# Rat Playpen



## braggalot01 (Feb 26, 2011)

Anyone know of any good rat play pens? Either one to buy or make. The rabbit/guinea pig play pens, my girls just climb right out of. Tried doing the cardboard boxes, they chew right threw it. I used to let them run on my bed, but they figured out how to get down, and they will just jump right off of the couch. Letting 4 free range at the same time can be difficult sometimes when they all want to go different ways. I hate having them free range at different times, because the ones that are in the cage just give you that stare. So does anyone have any good ideas for play pens?


----------



## smesyna (Nov 22, 2010)

It's expensive, but martins playpens are great and have a locking lid, I don't think you can fit with them with the lid shut though.

Other option is hardboard, I'd do 3ft high, and about 4 ft wide. Most can't jump that high, and you can sit in with them. You just make a slit 2 inches in half it's height, so for a 3ft one, 18in. They then just fit together, and come apart easily for storage.
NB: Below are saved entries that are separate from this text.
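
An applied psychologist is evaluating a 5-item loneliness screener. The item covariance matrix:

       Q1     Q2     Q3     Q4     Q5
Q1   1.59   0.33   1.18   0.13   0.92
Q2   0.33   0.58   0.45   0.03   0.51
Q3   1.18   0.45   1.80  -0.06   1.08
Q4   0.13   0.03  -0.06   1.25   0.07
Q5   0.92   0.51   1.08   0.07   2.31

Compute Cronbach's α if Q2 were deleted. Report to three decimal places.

Remaining items: Q1, Q3, Q4, Q5 (k = 4).
Σσ²ᵢ = 1.59 + 1.80 + 1.25 + 2.31 = 6.95
total variance = 6.95 + 2 × 3.32 = 13.59
α (item deleted) = (4/3)·(1 − 6.95/13.59) = 0.651

α = 0.651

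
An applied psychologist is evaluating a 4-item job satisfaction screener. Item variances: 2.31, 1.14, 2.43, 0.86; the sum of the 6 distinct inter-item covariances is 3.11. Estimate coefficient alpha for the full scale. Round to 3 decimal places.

α = 0.640

sum of item variances = 2.31 + 1.14 + 2.43 + 0.86 = 6.74
Sum of distinct covariances = 3.11
total variance = sum of item variances + 2·Σcov = 6.74 + 2 × 3.11 = 12.96
α = (4/3)·(1 − 6.74/12.96) = 0.640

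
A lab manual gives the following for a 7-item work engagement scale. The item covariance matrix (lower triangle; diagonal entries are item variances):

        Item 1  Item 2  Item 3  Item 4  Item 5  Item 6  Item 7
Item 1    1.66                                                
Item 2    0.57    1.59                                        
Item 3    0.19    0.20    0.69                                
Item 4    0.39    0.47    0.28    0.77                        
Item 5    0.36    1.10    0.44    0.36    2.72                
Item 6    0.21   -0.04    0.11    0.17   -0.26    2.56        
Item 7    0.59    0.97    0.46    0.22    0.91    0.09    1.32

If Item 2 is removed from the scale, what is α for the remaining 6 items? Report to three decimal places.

α = 0.578

Remaining items: Item 1, Item 3, Item 4, Item 5, Item 6, Item 7 (k = 6).
sum of item variances = 1.66 + 0.69 + 0.77 + 2.72 + 2.56 + 1.32 = 9.72
Var(T) = 9.72 + 2 × 4.52 = 18.76
α (item deleted) = (6/5)·(1 − 9.72/18.76) = 0.578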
If you don't understand what I mean I'll try to find the squidoo tutorial.


----------



## braggalot01 (Feb 26, 2011)

I looked up a tutorial and that seems like it could definitely work! I'm not very handy, so I might have to ask home depot to cut it for me (if they do that). We will see. This is the link where I found how to do it. http://www.squidoo.com/RatPen They said to do 2 foot high walls, Im thinking at least 2 1/2-3 foot walls. My girls are very athletic, and can jump pretty high up.


----------



## smesyna (Nov 22, 2010)

Yes that's why I suggested three. I made mine 2ft but it wasn't tall enough they'd get right out.
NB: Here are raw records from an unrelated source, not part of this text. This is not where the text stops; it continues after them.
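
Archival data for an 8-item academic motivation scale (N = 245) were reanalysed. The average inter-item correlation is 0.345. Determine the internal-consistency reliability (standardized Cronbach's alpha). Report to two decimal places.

α = 0.81

Standardized α = k·r̄ / (1 + (k−1)·r̄) = 8 × 0.345 / (1 + 7 × 0.345)
  = 2.7600 / 3.4150 = 0.81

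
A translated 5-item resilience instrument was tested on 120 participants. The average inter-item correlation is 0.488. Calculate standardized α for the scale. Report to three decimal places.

Standardized α = k·r̄ / (1 + (k−1)·r̄) = 5 × 0.488 / (1 + 4 × 0.488)
  = 2.4400 / 2.9520 = 0.827

α = 0.827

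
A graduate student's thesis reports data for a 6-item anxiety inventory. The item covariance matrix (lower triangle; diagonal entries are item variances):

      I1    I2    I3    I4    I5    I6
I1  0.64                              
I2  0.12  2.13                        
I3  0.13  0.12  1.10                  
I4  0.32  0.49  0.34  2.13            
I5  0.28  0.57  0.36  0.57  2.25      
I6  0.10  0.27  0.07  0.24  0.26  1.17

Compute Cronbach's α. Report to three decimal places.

Cronbach's α = 0.568

Σσ²ᵢ = 0.64 + 2.13 + 1.10 + 2.13 + 2.25 + 1.17 = 9.42
Sum of off-diagonal covariances = 4.24
σ²_T = 9.42 + 2 × 4.24 = 17.90
α = (k/(k−1))·(1 − Σσ²ᵢ/σ²_T) = (6/5)·(1 − 9.42/17.90) = 0.568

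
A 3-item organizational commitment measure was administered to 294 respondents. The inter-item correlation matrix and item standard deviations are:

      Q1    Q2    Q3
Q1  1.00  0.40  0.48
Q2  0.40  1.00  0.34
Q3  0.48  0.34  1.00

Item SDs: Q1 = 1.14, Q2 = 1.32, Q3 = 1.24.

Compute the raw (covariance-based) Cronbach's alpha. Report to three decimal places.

Σσ²ᵢ = 1.14² + 1.32² + 1.24² = 4.5796
Covariances σ_ij = r_ij · s_i · s_j:
  σ(Q1,Q2) = 0.40 × 1.14 × 1.32 = 0.6019
  σ(Q1,Q3) = 0.48 × 1.14 × 1.24 = 0.6785
  σ(Q2,Q3) = 0.34 × 1.32 × 1.24 = 0.5565
σ²_T = Σσ²ᵢ + 2·Σσ_ij = 4.5796 + 2 × 1.8369 = 8.2534
α = (3/2)·(1 − 4.5796/8.2534) = 0.668

α = 0.668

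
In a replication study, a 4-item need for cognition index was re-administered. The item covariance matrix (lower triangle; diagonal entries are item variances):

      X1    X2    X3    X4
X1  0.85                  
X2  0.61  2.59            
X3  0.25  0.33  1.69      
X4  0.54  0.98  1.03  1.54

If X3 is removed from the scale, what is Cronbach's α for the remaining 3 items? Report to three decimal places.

α = 0.692

Remaining items: X1, X2, X4 (k = 3).
Σσ²ᵢ = 0.85 + 2.59 + 1.54 = 4.98
σ²_T = 4.98 + 2 × 2.13 = 9.24
α (item deleted) = (3/2)·(1 − 4.98/9.24) = 0.692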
Also, it depends on the person but they should do the slits for you, at the very least they will cut the boards to side which is the harder part.


----------



## Kinsey (Jun 14, 2009)

The way smes suggested is great.

I let mine run around on my bed with me. I usually just put down an old blanket so the males don't get pee everywhere when they mark..Rose pees too but no marking.


----------